There wasn’t long — the Hercules was even now flying over Chesapeake Bay, and would be at the White House in less than thirty minutes.

Unfortunately, the White House had already been informed, it was an allied aircraft, and the pilot was still alive and talking to the Andrews Control Tower — all of which meaning that Hansard had no official justification for shooting it down.

But he knew his own assault team had arrived at Andrews earlier that day in two Bell helicopters, unconnected to the official security services.

One pilot and two gunmen in each. It wasn’t ideal, especially in this weather, but it would just have to do.

18

Ellen Abrams sat at the small French dressing table in the dressing room of her master bedroom suite, located in the southwest corner of the White House main residence.

The window beyond looked over the deeply snow-covered Rose Garden towards the West Wing, but for now the President was looking in the oval mirror that sat atop the table, examining herself.

As always, she looked immaculate; but it never hurt to check. Her personal team of make-up artists would go to work on her before the press conference, of course, but she had to appear in control of her own appearance even in front of them.

It wasn’t her skin tone, her hair, or her own make-up that she was checking now though; it was her poker face. Did any sign of the fear, the worry, the anxiety of the present global situation show itself anywhere on her face? Did it show in her body language? Her posture?

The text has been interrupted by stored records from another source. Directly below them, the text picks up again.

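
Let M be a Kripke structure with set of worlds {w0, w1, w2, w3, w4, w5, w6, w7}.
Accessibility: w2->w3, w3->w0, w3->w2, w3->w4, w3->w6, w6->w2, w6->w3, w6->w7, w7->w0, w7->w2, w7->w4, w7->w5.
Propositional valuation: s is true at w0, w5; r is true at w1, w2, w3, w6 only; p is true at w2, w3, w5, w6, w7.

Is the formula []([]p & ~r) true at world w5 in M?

Yes

At w5: no accessible worlds, so []([]p & ~r) holds vacuously.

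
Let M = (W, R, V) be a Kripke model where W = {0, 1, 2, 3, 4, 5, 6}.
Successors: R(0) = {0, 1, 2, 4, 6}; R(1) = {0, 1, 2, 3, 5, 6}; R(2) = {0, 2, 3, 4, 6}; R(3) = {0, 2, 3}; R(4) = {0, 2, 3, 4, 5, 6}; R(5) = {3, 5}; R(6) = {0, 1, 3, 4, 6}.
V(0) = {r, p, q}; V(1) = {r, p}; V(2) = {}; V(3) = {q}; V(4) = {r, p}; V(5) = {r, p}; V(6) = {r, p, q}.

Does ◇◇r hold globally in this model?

Yes

Let φ = ◇◇r. Evaluate φ at each world:
  0 (successors {0, 1, 2, 4, 6}): φ is true.
  1 (successors {0, 1, 2, 3, 5, 6}): φ is true.
  2 (successors {0, 2, 3, 4, 6}): φ is true.
  3 (successors {0, 2, 3}): φ is true.
  4 (successors {0, 2, 3, 4, 5, 6}): φ is true.
  5 (successors {3, 5}): φ is true.
  6 (successors {0, 1, 3, 4, 6}): φ is true.
For instance, at 3:
  At 3: ◇◇r requires ◇r at some successor in {0, 2, 3}.
    ◇r holds at 0, so ◇◇r is true at 3.
      At 0: ◇r requires r at some successor in {0, 1, 2, 4, 6}.
        r holds at 0, so ◇r is true at 0.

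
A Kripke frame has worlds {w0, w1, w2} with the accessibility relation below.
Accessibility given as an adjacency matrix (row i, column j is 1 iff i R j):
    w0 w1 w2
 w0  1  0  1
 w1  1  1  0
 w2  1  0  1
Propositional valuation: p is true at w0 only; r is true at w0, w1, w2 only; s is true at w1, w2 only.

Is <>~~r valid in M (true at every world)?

Let φ = <>~~r. Evaluate φ at each world:
  w0 (successors {w0, w2}): φ is true.
  w1 (successors {w0, w1}): φ is true.
  w2 (successors {w0, w2}): φ is true.
For instance, at w1:
  At w1: <>~~r requires ~~r at some successor in {w0, w1}.
    ~~r holds at w0, so <>~~r is true at w1.

Yes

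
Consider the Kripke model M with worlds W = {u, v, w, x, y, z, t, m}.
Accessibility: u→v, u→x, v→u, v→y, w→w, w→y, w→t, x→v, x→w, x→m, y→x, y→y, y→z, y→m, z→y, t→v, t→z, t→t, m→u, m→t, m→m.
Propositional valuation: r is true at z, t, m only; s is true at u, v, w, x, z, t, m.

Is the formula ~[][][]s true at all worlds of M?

Yes

Let φ = ~[][][]s. Evaluate φ at each world:
  u (successors {v, x}): φ is true.
  v (successors {u, y}): φ is true.
  w (successors {w, y, t}): φ is true.
  x (successors {v, w, m}): φ is true.
  y (successors {x, y, z, m}): φ is true.
  z (successors {y}): φ is true.
  t (successors {v, z, t}): φ is true.
  m (successors {u, t, m}): φ is true.
For instance, at u:
  At u: [][][]s is false, so ~[][][]s is true.
    At u: [][][]s requires [][]s at every successor {v, x}.
      [][]s fails at v, so [][][]s is false at u.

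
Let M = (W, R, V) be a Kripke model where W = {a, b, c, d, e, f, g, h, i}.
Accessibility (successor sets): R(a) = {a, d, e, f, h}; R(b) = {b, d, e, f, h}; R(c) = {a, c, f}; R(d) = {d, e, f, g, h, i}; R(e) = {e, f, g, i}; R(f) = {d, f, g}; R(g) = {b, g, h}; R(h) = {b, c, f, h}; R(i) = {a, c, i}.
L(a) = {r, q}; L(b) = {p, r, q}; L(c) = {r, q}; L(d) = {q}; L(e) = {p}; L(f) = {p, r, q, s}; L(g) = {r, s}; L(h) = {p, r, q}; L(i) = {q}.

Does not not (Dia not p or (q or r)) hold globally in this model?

Let φ = not not (Dia not p or (q or r)). Evaluate φ at each world:
  a (successors {a, d, e, f, h}): φ is true.
  b (successors {b, d, e, f, h}): φ is true.
  c (successors {a, c, f}): φ is true.
  d (successors {d, e, f, g, h, i}): φ is true.
  e (successors {e, f, g, i}): φ is true.
  f (successors {d, f, g}): φ is true.
  g (successors {b, g, h}): φ is true.
  h (successors {b, c, f, h}): φ is true.
  i (successors {a, c, i}): φ is true.
For instance, at a:
  At a: not (Dia not p or (q or r)) is false, so not not (Dia not p or (q or r)) is true.
    At a: Dia not p or (q or r) is true, so not (Dia not p or (q or r)) is false.
      At a: Dia not p is true, q or r is true, so Dia not p or (q or r) is true.

Yes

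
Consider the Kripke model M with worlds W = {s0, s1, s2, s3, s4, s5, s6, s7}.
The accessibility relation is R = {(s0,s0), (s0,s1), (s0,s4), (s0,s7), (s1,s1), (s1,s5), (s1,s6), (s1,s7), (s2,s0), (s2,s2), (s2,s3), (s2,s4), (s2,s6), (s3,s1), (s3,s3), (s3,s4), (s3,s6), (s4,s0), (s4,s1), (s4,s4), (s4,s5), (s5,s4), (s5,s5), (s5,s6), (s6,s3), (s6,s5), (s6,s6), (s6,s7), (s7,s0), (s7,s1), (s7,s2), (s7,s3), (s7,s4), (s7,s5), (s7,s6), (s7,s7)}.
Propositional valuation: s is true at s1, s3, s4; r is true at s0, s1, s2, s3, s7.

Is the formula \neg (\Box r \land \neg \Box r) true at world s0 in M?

Recall that \Box ψ holds at a world iff ψ holds at every accessible world, and \Diamond ψ holds iff ψ holds at some accessible world.
At s0: \Box r \land \neg \Box r is false, so \neg (\Box r \land \neg \Box r) is true.
  At s0: \Box r is false, \neg \Box r is true, so \Box r \land \neg \Box r is false.
    At s0: \Box r requires r at every successor {s0, s1, s4, s7}.
      r fails at s4, so \Box r is false at s0.
    At s0: \Box r is false, so \neg \Box r is true.
      At s0: \Box r requires r at every successor {s0, s1, s4, s7}.
        r fails at s4, so \Box r is false at s0.

Yes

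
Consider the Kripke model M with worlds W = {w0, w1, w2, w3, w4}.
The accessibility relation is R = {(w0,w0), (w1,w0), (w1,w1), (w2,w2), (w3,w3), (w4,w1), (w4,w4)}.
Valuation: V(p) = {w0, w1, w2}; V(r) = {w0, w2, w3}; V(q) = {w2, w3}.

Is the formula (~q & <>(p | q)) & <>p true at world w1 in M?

At w1: ~q & <>(p | q) is true, <>p is true, so (~q & <>(p | q)) & <>p is true.
  At w1: ~q is true, <>(p | q) is true, so ~q & <>(p | q) is true.
    At w1: <>(p | q) requires p | q at some successor in {w0, w1}.
      p | q holds at w0, so <>(p | q) is true at w1.
  At w1: <>p requires p at some successor in {w0, w1}.
    p holds at w0, so <>p is true at w1.

Yes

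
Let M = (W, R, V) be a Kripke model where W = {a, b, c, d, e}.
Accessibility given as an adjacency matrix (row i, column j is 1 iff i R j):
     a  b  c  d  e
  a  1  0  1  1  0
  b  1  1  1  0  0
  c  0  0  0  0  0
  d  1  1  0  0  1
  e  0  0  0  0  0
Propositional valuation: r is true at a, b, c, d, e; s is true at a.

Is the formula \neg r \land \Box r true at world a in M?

No

At a: \neg r is false, \Box r is true, so \neg r \land \Box r is false.
  At a: \Box r requires r at every successor {a, c, d}.
    At a: r is true.
    At c: r is true.
    At d: r is true.
  So \Box r is true at a.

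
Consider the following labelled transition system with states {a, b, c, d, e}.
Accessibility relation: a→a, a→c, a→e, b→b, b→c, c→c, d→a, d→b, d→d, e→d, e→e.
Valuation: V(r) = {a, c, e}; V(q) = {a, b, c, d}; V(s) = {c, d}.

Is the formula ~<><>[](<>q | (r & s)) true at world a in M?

No

Recall that []ψ holds at a world iff ψ holds at every accessible world, and <>ψ holds iff ψ holds at some accessible world.
At a: <><>[](<>q | (r & s)) is true, so ~<><>[](<>q | (r & s)) is false.
  At a: <><>[](<>q | (r & s)) requires <>[](<>q | (r & s)) at some successor in {a, c, e}.
    <>[](<>q | (r & s)) holds at a, so <><>[](<>q | (r & s)) is true at a.
      At a: <>[](<>q | (r & s)) requires [](<>q | (r & s)) at some successor in {a, c, e}.
        [](<>q | (r & s)) holds at a, so <>[](<>q | (r & s)) is true at a.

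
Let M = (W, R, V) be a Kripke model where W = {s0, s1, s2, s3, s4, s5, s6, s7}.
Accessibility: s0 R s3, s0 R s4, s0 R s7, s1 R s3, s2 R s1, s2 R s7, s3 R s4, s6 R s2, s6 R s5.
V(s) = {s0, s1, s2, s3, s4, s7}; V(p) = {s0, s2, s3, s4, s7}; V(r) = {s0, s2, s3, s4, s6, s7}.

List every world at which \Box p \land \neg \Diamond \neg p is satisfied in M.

s0, s1, s3, s4, s5, s7

Let φ = \Box p \land \neg \Diamond \neg p. Evaluate φ at each world:
  s0 (successors {s3, s4, s7}): φ is true.
  s1 (successors {s3}): φ is true.
  s2 (successors {s1, s7}): φ is false.
  s3 (successors {s4}): φ is true.
  s4 (successors ∅): φ is true.
  s5 (successors ∅): φ is true.
  s6 (successors {s2, s5}): φ is false.
  s7 (successors ∅): φ is true.
For instance, at s2:
  At s2: \Box p is false, \neg \Diamond \neg p is false, so \Box p \land \neg \Diamond \neg p is false.
    At s2: \Box p requires p at every successor {s1, s7}.
      p fails at s1, so \Box p is false at s2.
    At s2: \Diamond \neg p is true, so \neg \Diamond \neg p is false.
      At s2: \Diamond \neg p requires \neg p at some successor in {s1, s7}.
        \neg p holds at s1, so \Diamond \neg p is true at s2.
Satisfying worlds: {s0, s1, s3, s4, s5, s7}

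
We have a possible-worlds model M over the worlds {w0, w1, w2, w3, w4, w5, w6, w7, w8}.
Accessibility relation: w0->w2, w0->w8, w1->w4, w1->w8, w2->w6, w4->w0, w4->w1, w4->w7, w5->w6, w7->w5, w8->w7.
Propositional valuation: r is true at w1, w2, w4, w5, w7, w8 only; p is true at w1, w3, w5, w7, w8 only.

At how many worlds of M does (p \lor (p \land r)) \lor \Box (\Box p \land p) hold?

Let φ = (p \lor (p \land r)) \lor \Box (\Box p \land p). Evaluate φ at each world:
  w0 (successors {w2, w8}): φ is false.
  w1 (successors {w4, w8}): φ is true.
  w2 (successors {w6}): φ is false.
  w3 (successors ∅): φ is true.
  w4 (successors {w0, w1, w7}): φ is false.
  w5 (successors {w6}): φ is true.
  w6 (successors ∅): φ is true.
  w7 (successors {w5}): φ is true.
  w8 (successors {w7}): φ is true.
For instance, at w8:
  At w8: p \lor (p \land r) is true, \Box (\Box p \land p) is true, so (p \lor (p \land r)) \lor \Box (\Box p \land p) is true.
    At w8: \Box (\Box p \land p) requires \Box p \land p at every successor {w7}.
      At w7: \Box p \land p is true.
    So \Box (\Box p \land p) is true at w8.
Satisfying worlds: {w1, w3, w5, w6, w7, w8}

6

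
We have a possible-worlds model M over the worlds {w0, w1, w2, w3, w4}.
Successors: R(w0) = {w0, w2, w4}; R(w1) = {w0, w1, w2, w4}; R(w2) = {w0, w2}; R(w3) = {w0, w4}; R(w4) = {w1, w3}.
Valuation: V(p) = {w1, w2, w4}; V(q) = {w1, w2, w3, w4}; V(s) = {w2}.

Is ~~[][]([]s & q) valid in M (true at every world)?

Let φ = ~~[][]([]s & q). Evaluate φ at each world:
  w0 (successors {w0, w2, w4}): φ is false.
  w1 (successors {w0, w1, w2, w4}): φ is false.
  w2 (successors {w0, w2}): φ is false.
  w3 (successors {w0, w4}): φ is false.
  w4 (successors {w1, w3}): φ is false.
Detail at w0 (counterexample):
  At w0: ~[][]([]s & q) is true, so ~~[][]([]s & q) is false.
    At w0: [][]([]s & q) is false, so ~[][]([]s & q) is true.
      At w0: [][]([]s & q) requires []([]s & q) at every successor {w0, w2, w4}.
        []([]s & q) fails at w0, so [][]([]s & q) is false at w0.

No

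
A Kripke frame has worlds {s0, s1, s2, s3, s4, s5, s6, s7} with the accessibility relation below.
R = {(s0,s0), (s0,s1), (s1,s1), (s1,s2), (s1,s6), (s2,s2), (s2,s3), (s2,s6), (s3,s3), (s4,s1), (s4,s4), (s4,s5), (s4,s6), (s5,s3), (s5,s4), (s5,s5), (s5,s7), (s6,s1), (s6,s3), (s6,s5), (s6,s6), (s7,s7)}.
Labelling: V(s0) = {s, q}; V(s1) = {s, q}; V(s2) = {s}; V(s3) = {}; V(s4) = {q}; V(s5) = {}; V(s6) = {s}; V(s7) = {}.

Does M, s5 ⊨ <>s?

No

At s5: <>s requires s at some successor in {s3, s4, s5, s7}.
  At s3: s is false.
  At s4: s is false.
  At s5: s is false.
  At s7: s is false.
So <>s is false at s5.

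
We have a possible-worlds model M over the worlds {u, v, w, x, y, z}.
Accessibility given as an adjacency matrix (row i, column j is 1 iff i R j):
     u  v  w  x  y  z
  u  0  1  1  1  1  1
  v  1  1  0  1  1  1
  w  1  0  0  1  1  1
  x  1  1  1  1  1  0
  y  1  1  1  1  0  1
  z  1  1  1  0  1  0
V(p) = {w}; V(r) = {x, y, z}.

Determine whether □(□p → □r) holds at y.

Yes

At y: □(□p → □r) requires □p → □r at every successor {u, v, w, x, z}.
  At u: □p → □r is true.
  At v: □p → □r is true.
  At w: □p → □r is true.
  At x: □p → □r is true.
  At z: □p → □r is true.
So □(□p → □r) is true at y.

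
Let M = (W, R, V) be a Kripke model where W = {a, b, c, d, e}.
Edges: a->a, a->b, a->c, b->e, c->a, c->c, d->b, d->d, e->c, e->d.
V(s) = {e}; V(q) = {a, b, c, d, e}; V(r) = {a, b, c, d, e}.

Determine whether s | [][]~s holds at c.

Yes

Recall that []ψ holds at a world iff ψ holds at every accessible world, and <>ψ holds iff ψ holds at some accessible world.
At c: s is false, [][]~s is true, so s | [][]~s is true.
  At c: [][]~s requires []~s at every successor {a, c}.
      At a: []~s requires ~s at every successor {a, b, c}.
        At a: ~s is true.
        At b: ~s is true.
        At c: ~s is true.
      So []~s is true at a.
      At c: []~s requires ~s at every successor {a, c}.
        At a: ~s is true.
        At c: ~s is true.
      So []~s is true at c.
  So [][]~s is true at c.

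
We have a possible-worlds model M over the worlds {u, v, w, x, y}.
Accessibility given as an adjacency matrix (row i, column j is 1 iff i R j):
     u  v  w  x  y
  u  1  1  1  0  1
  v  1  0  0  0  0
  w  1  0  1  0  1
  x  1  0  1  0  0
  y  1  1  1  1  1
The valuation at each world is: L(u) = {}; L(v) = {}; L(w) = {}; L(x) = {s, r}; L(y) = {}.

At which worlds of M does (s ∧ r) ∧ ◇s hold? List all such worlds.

none

Let φ = (s ∧ r) ∧ ◇s. Evaluate φ at each world:
  u (successors {u, v, w, y}): φ is false.
  v (successors {u}): φ is false.
  w (successors {u, w, y}): φ is false.
  x (successors {u, w}): φ is false.
  y (successors {u, v, w, x, y}): φ is false.
For instance, at y:
  At y: s ∧ r is false, ◇s is true, so (s ∧ r) ∧ ◇s is false.
    At y: ◇s requires s at some successor in {u, v, w, x, y}.
      s holds at x, so ◇s is true at y.
Satisfying worlds: none.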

Because she was frightened. There had been an American attack on a fellow global superpower that was now threatening to throw the world back into the dark ages of the Soviet-era Cold War, and it had happened on her watch.

It appeared to be the work of one man, William Crozier, the ex-Director of the National Clandestine Service, but Russia and China obviously didn’t believe that. And with good reason, as it turned out — the latest reports from the secondary CIA investigation hinted that Crozier might have been involved with outside agents who were as yet unknown.

And this was what truly troubled her — the fact that she didn’t know, she didn’t truly know what was going on. And yet she was scheduled to appear before the American people in less than two hours to reassure them that all was well, despite all the rumours circulating about in the media, and in the conspiracy sites on the internet.